The California Consumer Protection Agency DFPI continues to take a hard hand against crypto savings platforms. After BlockFi and Voyager were already asked to stop their business operations in California, Celsius is now being targeted by the authority.
In the official cease-and-desist request, the Consumer Financial Protection Bureau argues that the Celsius Network and its managing director Alex Mashinsky are engaged in the unlawful sale of unauthorized securities in the form of crypto savings accounts. Among other things, the DFPI complains that the savings platform has not sufficiently communicated the associated risks to consumers.

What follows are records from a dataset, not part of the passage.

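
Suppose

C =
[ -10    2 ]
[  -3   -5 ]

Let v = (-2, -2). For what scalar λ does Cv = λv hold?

Compute Cv: C·(-2, -2) = (16, 16).
Since Cv = λv, compare component 1: 16 = λ·-2, so λ = -8.

-8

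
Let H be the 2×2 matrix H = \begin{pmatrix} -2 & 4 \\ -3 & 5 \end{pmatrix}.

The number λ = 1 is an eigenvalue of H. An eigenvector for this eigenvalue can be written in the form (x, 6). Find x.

8

We need (H - 1I)v = 0.
H - 1I = [[-3, 4], [-3, 4]].
Row 1: (-3)·x + (4)·6 = 0
Row 2: (-3)·x + (4)·6 = 0
Solving gives x = 8.
Check: H·(8, 6) = (8, 6) = 1·(8, 6).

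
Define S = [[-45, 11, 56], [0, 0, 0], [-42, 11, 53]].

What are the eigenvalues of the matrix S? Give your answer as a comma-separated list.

Compute the characteristic polynomial p(λ) = det(λI - S).
Expanding the 3×3 determinant: p(λ) = λ^3 - 8λ^2 - 33λ.
Try λ = 0: p(0) = 0, so 0 is a root.
Dividing by λ leaves λ^2 - 8λ - 33.
The quadratic factors as (λ + 3)·(λ - 11).
Eigenvalues: -3, 0, 11.

-3, 0, 11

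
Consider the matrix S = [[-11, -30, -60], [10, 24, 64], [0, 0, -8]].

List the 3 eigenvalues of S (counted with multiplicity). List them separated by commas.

-8, 4, 9

The characteristic polynomial is p(r) = det(rI - S).
Cofactor expansion gives p(r) = r^3 - 5r^2 - 68r + 288.
Since p(4) = 0, r = 4 is a root.
Dividing by (r - 4) leaves r^2 - r - 72.
The quadratic factors as (r + 8)·(r - 9).
Eigenvalues: -8, 4, 9.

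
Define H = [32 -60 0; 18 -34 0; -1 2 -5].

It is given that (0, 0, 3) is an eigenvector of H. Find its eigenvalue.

Compute Hv: H·(0, 0, 3) = (0, 0, -15).
Since Hv = λv, compare component 3: -15 = λ·3, so λ = -5.

-5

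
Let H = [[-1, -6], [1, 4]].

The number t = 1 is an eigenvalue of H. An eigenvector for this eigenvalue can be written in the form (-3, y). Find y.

1

We need (H - 1I)v = 0.
H - 1I = [[-2, -6], [1, 3]].
Row 1: (-2)·-3 + (-6)·y = 0
Row 2: (1)·-3 + (3)·y = 0
Solving gives y = 1.
Check: H·(-3, 1) = (-3, 1) = 1·(-3, 1).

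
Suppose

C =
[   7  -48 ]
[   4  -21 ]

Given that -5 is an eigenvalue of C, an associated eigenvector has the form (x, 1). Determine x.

4

We need (C + 5I)v = 0.
C + 5I = [[12, -48], [4, -16]].
Row 1: (12)·x + (-48)·1 = 0
Row 2: (4)·x + (-16)·1 = 0
Solving gives x = 4.
Check: C·(4, 1) = (-20, -5) = -5·(4, 1).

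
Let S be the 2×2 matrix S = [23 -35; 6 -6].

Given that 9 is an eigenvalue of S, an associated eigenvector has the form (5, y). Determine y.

We need (S - 9I)v = 0.
S - 9I = [[14, -35], [6, -15]].
Row 1: (14)·5 + (-35)·y = 0
Row 2: (6)·5 + (-15)·y = 0
Solving gives y = 2.
Check: S·(5, 2) = (45, 18) = 9·(5, 2).

2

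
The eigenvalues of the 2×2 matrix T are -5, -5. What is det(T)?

det(T) is the product of the eigenvalues: (-5) · (-5) = 25.

25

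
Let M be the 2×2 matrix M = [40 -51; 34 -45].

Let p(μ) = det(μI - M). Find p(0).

p(0) = det(0·I − M) = det(−M) = (−1)^2·det(M).
det(M) = -66, so p(0) = -66.

-66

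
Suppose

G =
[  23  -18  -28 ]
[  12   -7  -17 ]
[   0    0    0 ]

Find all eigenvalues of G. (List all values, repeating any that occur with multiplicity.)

Set up det(rI - G) = 0.
Expanding along the first row, p(r) = r^3 - 16r^2 + 55r.
Rational-root test: r = 5 gives p(5) = 0.
Factor out (r - 5): p(r) = (r - 5)·(r^2 - 11r).
The quadratic factors as r·(r - 11).
Eigenvalues: 0, 5, 11.

0, 5, 11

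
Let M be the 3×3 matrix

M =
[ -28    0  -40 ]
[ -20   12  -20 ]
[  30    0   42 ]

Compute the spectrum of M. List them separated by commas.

2, 12, 12

Compute the characteristic polynomial p(λ) = det(λI - M).
Expanding along the first row, p(λ) = λ^3 - 26λ^2 + 192λ - 288.
Rational-root test: λ = 2 gives p(2) = 0.
Factor out (λ - 2): p(λ) = (λ - 2)·(λ^2 - 24λ + 144).
The quadratic factor is (λ - 12)^2.
Eigenvalues: 2, 12, 12.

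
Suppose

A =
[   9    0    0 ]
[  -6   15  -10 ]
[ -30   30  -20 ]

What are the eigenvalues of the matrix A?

The characteristic polynomial is p(t) = det(tI - A).
Expanding along the first row, p(t) = t^3 - 4t^2 - 45t.
Try t = -5: p(-5) = 0, so -5 is a root.
Dividing by (t + 5) leaves t^2 - 9t.
The quadratic factors as t·(t - 9).
Eigenvalues: -5, 0, 9.

-5, 0, 9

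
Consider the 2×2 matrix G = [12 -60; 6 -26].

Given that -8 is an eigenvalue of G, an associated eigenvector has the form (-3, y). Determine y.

We need (G + 8I)v = 0.
G + 8I = [[20, -60], [6, -18]].
Row 1: (20)·-3 + (-60)·y = 0
Row 2: (6)·-3 + (-18)·y = 0
Solving gives y = -1.
Check: G·(-3, -1) = (24, 8) = -8·(-3, -1).

-1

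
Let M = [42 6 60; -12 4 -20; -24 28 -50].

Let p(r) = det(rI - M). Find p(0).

0

p(0) = det(0·I − M) = det(−M) = (−1)^3·det(M).
det(M) = 0, so p(0) = 0.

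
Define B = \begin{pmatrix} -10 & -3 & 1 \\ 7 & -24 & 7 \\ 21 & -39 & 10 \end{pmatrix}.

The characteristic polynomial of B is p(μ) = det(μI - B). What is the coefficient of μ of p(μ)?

p(μ) = μ^3 + 24μ^2 + 173μ + 330.
The coefficient of μ is 173.

173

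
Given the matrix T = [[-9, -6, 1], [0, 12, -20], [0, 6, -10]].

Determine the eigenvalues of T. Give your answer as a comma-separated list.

Compute the characteristic polynomial p(r) = det(rI - T).
Expanding the 3×3 determinant: p(r) = r^3 + 7r^2 - 18r.
Rational-root test: r = 0 gives p(0) = 0.
Factor out r: p(r) = r·(r^2 + 7r - 18).
The quadratic factors as (r + 9)·(r - 2).
Eigenvalues: -9, 0, 2.

-9, 0, 2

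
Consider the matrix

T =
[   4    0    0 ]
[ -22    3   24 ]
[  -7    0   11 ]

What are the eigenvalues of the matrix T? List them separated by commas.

The characteristic polynomial is p(t) = det(tI - T).
Expanding along the first row, p(t) = t^3 - 18t^2 + 89t - 132.
Rational-root test: t = 3 gives p(3) = 0.
Factor out (t - 3): p(t) = (t - 3)·(t^2 - 15t + 44).
The quadratic factors as (t - 4)·(t - 11).
Eigenvalues: 3, 4, 11.

3, 4, 11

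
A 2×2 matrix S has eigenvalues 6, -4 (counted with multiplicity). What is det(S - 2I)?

If S has eigenvalues 6, -4, then S - 2I has eigenvalues 4, -6.
det(S - 2I) = (4) · (-6) = -24.

-24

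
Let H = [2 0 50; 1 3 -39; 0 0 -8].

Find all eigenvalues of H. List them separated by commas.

The characteristic polynomial is p(r) = det(rI - H).
Expanding along the first row, p(r) = r^3 + 3r^2 - 34r + 48.
Rational-root test: r = 2 gives p(2) = 0.
Dividing by (r - 2) leaves r^2 + 5r - 24.
The quadratic factors as (r + 8)·(r - 3).
Eigenvalues: -8, 2, 3.

-8, 2, 3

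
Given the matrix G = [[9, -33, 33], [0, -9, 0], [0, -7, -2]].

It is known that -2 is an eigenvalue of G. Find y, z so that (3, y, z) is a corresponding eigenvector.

We need (G + 2I)v = 0.
G + 2I = [[11, -33, 33], [0, -7, 0], [0, -7, 0]].
Row 1: (11)·3 + (-33)·y + (33)·z = 0
Row 2: (0)·3 + (-7)·y + (0)·z = 0
Row 3: (0)·3 + (-7)·y + (0)·z = 0
Solving gives y = 0, z = -1.
Check: G·(3, 0, -1) = (-6, 0, 2) = -2·(3, 0, -1).

0, -1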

Thus, Celsius would earn from the fact that the crypto funds invested by users are lent to third parties, which, however, is fraught with great risks, because these third parties could lose funds or not repay loans on time, which in turn could lead to liquidity bottlenecks at Celsius.
These objections have now come true to the chagrin of consumers, because in the wake of the crisis on the crypto market, the savings platform has gone wrong and had to file for bankruptcy. Previously, a withdrawal freeze was already imposed, which means that crypto investors can no longer access their invested funds at the moment.
In July 2022, the Consumer Financial Protection Bureau had already issued two similar cease-and-desist requests to BlockFi and Voyager. Voyager Digital, which is associated with the failed crypto hedge fund Three Arrows Capital (3AC), had to go into bankruptcy on July 6.